The present disclosure relates to signal processing in radio receivers and in particular to an automatic gain control (AGC) system and method in which the effects of DC current transients on system performance are reduced.
Reception of radio signals in a radio apparatus configured therefore and down converting the desired receiving signal from the radio frequency (RF) band into the baseband can generally be done in different ways. A common way is to convert the RF signal down to an intermediate frequency (IF) and in a second step to convert the resulting signal down into the baseband. The converting operation is usually done by a well-known mixing operation with a suitable mixing frequency.

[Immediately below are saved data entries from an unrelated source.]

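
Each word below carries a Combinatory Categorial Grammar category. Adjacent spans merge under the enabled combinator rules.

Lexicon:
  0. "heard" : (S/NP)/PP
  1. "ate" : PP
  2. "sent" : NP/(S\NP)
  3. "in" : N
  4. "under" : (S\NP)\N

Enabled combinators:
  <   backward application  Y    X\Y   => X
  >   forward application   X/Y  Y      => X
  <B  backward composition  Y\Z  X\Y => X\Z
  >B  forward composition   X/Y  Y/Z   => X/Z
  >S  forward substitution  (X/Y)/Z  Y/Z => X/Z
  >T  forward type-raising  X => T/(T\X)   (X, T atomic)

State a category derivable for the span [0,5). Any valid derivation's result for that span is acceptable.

[0,5] S   >
  [0,2] S/NP   >
    [0,1] "heard" : (S/NP)/PP
    [1,2] "ate" : PP
  [2,5] NP   >
    [2,3] "sent" : NP/(S\NP)
    [3,5] S\NP   <
      [3,4] "in" : N
      [4,5] "under" : (S\NP)\N

S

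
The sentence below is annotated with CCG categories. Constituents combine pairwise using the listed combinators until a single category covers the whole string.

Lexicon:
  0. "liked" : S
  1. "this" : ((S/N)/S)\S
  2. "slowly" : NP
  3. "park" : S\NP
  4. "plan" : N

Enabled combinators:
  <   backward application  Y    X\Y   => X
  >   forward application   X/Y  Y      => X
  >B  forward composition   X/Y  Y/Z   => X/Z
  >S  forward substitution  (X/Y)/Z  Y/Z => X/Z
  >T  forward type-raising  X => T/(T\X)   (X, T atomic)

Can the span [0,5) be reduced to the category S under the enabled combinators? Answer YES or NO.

[0,5] S   >
  [0,4] S/N   >
    [0,2] (S/N)/S   <
      [0,1] "liked" : S
      [1,2] "this" : ((S/N)/S)\S
    [2,4] S   <
      [2,3] "slowly" : NP
      [3,4] "park" : S\NP
  [4,5] "plan" : N

YES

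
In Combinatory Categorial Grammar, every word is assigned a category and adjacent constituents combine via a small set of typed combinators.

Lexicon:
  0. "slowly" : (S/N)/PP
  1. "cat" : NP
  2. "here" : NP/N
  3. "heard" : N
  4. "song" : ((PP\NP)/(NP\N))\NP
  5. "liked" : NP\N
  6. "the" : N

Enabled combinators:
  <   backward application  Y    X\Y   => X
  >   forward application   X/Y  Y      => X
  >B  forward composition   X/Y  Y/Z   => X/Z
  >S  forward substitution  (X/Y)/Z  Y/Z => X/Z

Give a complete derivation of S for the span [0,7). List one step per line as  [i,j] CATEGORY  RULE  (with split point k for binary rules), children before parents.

[0,7] S   >
  [0,6] S/N   >
    [0,1] "slowly" : (S/N)/PP
    [1,6] PP   <
      [1,2] "cat" : NP
      [2,6] PP\NP   >
        [2,5] (PP\NP)/(NP\N)   <
          [2,4] NP   >
            [2,3] "here" : NP/N
            [3,4] "heard" : N
          [4,5] "song" : ((PP\NP)/(NP\N))\NP
        [5,6] "liked" : NP\N
  [6,7] "the" : N

[0,1] (S/N)/PP  lex  "slowly"
[1,2] NP  lex  "cat"
[2,3] NP/N  lex  "here"
[3,4] N  lex  "heard"
[2,4] NP  >  k=3
[4,5] ((PP\NP)/(NP\N))\NP  lex  "song"
[2,5] (PP\NP)/(NP\N)  <  k=4
[5,6] NP\N  lex  "liked"
[2,6] PP\NP  >  k=5
[1,6] PP  <  k=2
[0,6] S/N  >  k=1
[6,7] N  lex  "the"
[0,7] S  >  k=6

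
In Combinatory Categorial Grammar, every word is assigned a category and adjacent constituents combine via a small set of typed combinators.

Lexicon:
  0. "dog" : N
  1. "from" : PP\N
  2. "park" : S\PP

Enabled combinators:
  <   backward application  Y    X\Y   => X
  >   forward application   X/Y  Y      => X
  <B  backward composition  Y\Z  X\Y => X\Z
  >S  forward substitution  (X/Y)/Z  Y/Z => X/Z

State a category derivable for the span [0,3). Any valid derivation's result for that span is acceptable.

S

[0,3] S   <
  [0,1] "dog" : N
  [1,3] S\N   <B
    [1,2] "from" : PP\N
    [2,3] "park" : S\PP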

For cost reduction, in zero IF receivers, which are broadly used in wireless systems, down conversion from the RF receiving signal to the baseband is done directly without the intermediate frequency step. One drawback in zero-IF receivers is the presence of a residual direct current (DC) offset after the down conversion of the receiving signal, wherein self-mixing of the local oscillators and/or second order intermodulation of the employed mixers creates DC offsets in the baseband signal. Further, even-order distortions may convert strong interfering signals to baseband. Furthermore, 1/f noise being inherent in all semiconductor devices and being inversely proportioned to the frequency (f) may mask the baseband signal. Moreover, direct conversion receivers put high demands on the baseband signal processing components because gain control and filtering must be done at baseband frequency range.
In modern receiver architectures, the analog RF receiving signal is converted from the analog domain into the digital domain for further processing, since digital signal processing is available with high performance and at low cost. In order to match the signal dynamics required by the system before and after the used analogue-to-digital converters (ADC), an automatic gain control (AGC) system could be used for control of amplification gain for the receiving signal in the one or more signal amplifiers located in the reception path.

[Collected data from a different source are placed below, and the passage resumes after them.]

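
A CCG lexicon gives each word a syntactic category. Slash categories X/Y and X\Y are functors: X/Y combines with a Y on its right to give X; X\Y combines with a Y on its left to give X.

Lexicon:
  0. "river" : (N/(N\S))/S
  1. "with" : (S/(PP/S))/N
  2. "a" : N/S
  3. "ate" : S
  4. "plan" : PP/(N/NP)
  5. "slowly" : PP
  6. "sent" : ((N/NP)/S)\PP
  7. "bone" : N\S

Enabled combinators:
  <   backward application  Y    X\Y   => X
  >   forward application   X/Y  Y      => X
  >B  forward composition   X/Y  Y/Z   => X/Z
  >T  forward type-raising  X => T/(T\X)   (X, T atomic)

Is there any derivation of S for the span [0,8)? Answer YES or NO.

NO

(N/(N\S))/S (S/(PP/S))/N N/S S PP/(N/NP) PP ((N/NP)/S)\PP N\S
CKY chart[0,8] = {(N/(N\S))/(S\N), N, N/(N\N), NP/(NP\N), PP/(PP\N), S/(S\N)}; S ∉ chart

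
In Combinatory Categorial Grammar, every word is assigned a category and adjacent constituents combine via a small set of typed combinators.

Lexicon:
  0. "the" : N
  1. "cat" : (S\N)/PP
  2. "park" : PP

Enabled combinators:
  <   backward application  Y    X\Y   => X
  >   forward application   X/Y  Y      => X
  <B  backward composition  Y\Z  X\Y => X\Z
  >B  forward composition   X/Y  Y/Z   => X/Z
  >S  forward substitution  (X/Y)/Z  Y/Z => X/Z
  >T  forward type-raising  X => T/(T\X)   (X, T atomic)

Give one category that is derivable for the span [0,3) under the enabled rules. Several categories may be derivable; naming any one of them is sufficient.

[0,3] S   <
  [0,1] "the" : N
  [1,3] S\N   >
    [1,2] "cat" : (S\N)/PP
    [2,3] "park" : PP

S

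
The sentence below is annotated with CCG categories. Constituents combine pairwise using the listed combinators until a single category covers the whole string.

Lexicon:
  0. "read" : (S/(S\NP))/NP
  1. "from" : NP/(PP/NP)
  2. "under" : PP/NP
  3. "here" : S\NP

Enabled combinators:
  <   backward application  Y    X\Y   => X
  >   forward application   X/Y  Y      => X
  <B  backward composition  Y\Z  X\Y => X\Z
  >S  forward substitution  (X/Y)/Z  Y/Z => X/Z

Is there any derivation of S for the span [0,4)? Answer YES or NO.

YES

[0,4] S   >
  [0,3] S/(S\NP)   >
    [0,1] "read" : (S/(S\NP))/NP
    [1,3] NP   >
      [1,2] "from" : NP/(PP/NP)
      [2,3] "under" : PP/NP
  [3,4] "here" : S\NP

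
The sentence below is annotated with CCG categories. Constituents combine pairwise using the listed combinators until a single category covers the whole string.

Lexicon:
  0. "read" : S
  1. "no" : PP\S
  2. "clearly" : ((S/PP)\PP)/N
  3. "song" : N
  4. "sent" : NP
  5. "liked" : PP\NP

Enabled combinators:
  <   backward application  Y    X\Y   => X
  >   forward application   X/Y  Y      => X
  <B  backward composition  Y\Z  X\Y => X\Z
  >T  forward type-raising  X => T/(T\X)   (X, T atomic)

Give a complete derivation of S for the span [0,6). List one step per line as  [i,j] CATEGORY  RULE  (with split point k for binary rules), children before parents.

[0,1] S  lex  "read"
[0,1] PP/(PP\S)  >T
[1,2] PP\S  lex  "no"
[0,2] PP  >  k=1
[2,3] ((S/PP)\PP)/N  lex  "clearly"
[3,4] N  lex  "song"
[2,4] (S/PP)\PP  >  k=3
[0,4] S/PP  <  k=2
[4,5] NP  lex  "sent"
[5,6] PP\NP  lex  "liked"
[4,6] PP  <  k=5
[0,6] S  >  k=4

[0,6] S   >
  [0,4] S/PP   <
    [0,2] PP   >
      [0,1] PP/(PP\S)   >T
        [0,1] "read" : S
      [1,2] "no" : PP\S
    [2,4] (S/PP)\PP   >
      [2,3] "clearly" : ((S/PP)\PP)/N
      [3,4] "song" : N
  [4,6] PP   <
    [4,5] "sent" : NP
    [5,6] "liked" : PP\NP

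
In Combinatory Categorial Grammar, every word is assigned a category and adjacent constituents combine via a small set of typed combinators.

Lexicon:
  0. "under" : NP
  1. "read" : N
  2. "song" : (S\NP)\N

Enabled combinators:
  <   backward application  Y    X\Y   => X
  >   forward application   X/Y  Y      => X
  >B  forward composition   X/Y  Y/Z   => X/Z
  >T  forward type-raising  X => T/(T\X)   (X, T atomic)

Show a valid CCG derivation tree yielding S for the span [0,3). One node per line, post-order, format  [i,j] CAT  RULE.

[0,3] S   >
  [0,1] S/(S\NP)   >T
    [0,1] "under" : NP
  [1,3] S\NP   <
    [1,2] "read" : N
    [2,3] "song" : (S\NP)\N

[0,1] NP  lex  "under"
[0,1] S/(S\NP)  >T
[1,2] N  lex  "read"
[2,3] (S\NP)\N  lex  "song"
[1,3] S\NP  <  k=2
[0,3] S  >  k=1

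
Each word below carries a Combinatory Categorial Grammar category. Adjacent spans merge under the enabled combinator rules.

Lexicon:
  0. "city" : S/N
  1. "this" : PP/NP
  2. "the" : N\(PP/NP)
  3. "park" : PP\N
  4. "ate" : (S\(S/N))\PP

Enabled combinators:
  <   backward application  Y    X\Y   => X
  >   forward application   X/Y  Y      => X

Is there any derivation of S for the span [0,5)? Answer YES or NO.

[0,5] S   <
  [0,1] "city" : S/N
  [1,5] S\(S/N)   <
    [1,4] PP   <
      [1,3] N   <
        [1,2] "this" : PP/NP
        [2,3] "the" : N\(PP/NP)
      [3,4] "park" : PP\N
    [4,5] "ate" : (S\(S/N))\PP

YES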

The DC offset may be quite large causing saturation of the ADC, e.g. leading to loss of dynamics, and other problems in the receiver. To cope with these effects, so called DC offset compensation circuits are generally employed in the reception (RX) path of radio receivers. Basically, a simple example for DC offset cancellation is application of capacitors, connected in series into the signal path and thus blocking propagation of DC signals. A more complex approach is an active high pass filter configured to remove the unwanted DC components inherent to self-mixing products.
Usually, AGC is implemented by a respective gain control algorithm. Due to the digital nature of most AGC systems, also the analogue gain, i.e. in the receiving path before the ADC, is adjusted by changing the gain of the respective amplifiers in a stepwise manner, i.e. the gain is controlled in discrete gain steps. However, switching of the gain in the signal path generates DC transients in the DC offset, which from a frequency spectrum point of view contain higher frequency components, which cannot be filtered or cancelled by the DC offset compensation or cancellation circuits.

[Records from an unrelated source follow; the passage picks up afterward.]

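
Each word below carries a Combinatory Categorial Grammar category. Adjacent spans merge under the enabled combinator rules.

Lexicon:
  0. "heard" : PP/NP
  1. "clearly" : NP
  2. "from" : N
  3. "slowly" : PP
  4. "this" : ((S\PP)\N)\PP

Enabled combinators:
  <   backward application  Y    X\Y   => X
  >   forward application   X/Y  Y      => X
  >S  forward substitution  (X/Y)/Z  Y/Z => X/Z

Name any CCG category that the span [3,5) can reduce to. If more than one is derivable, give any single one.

[0,5] S   <
  [0,2] PP   >
    [0,1] "heard" : PP/NP
    [1,2] "clearly" : NP
  [2,5] S\PP   <
    [2,3] "from" : N
    [3,5] (S\PP)\N   <
      [3,4] "slowly" : PP
      [4,5] "this" : ((S\PP)\N)\PP

(S\PP)\N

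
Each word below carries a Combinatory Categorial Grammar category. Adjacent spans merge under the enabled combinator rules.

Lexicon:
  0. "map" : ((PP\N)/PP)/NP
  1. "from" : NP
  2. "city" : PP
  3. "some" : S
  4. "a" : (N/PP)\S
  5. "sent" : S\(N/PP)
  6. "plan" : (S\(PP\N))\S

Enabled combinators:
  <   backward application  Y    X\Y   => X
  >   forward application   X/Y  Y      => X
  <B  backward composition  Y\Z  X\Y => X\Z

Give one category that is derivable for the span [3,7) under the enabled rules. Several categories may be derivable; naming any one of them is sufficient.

[0,7] S   <
  [0,3] PP\N   >
    [0,2] (PP\N)/PP   >
      [0,1] "map" : ((PP\N)/PP)/NP
      [1,2] "from" : NP
    [2,3] "city" : PP
  [3,7] S\(PP\N)   <
    [3,6] S   <
      [3,5] N/PP   <
        [3,4] "some" : S
        [4,5] "a" : (N/PP)\S
      [5,6] "sent" : S\(N/PP)
    [6,7] "plan" : (S\(PP\N))\S

S\(PP\N)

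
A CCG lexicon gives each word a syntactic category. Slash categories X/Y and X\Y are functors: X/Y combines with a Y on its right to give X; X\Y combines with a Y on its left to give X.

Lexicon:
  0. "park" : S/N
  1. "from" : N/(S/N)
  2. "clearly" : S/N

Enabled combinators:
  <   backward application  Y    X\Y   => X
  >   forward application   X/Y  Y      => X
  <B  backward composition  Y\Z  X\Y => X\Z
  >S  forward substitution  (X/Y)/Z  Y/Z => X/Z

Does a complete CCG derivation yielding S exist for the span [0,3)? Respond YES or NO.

[0,3] S   >
  [0,1] "park" : S/N
  [1,3] N   >
    [1,2] "from" : N/(S/N)
    [2,3] "clearly" : S/N

YES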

Thus, even that the DC compensation is permanently active, DC transients occur at gain step transitions; every time these gain steps are toggled. Moreover, these transients are heavily RF architecture dependent. Their settling time and peak voltage depend on a variety of RF IC architecture parameters, such as the impedance of the receiving gain chain, the location of the AGC loops with regards to amplifier gain locations and the weight of the gain step.
For instance, link level simulations for UMTS release 5, HSDPA, have shown that DC transients in the order of the frame rate caused by the AGC loop degrade the throughput versa system performance of baseband (BB) integrated circuit (IC), e.g. the signal to noise ratio (SNR).
US 2005/0208916 A1 discloses a direct down conversion receiver architecture comprising a digital variable gain amplifier (DVGA), an automatic gain control (AGC) loop to provide gain control for the DVGA and RF/analog circuitry, and a serial bus interface (SBI) unit to provide controls for the RF/analog circuitry via a serial bus.
US 2003/0199264 A1 discloses a system and method for a fast acquiring DC offset cancellation by increasing high pass loop bandwidth and adjusting DC offset levels at baseband. Afterwards the high pass loop bandwidth is decreased in order to fine-tune the previous estimate and to remove small variation in DC.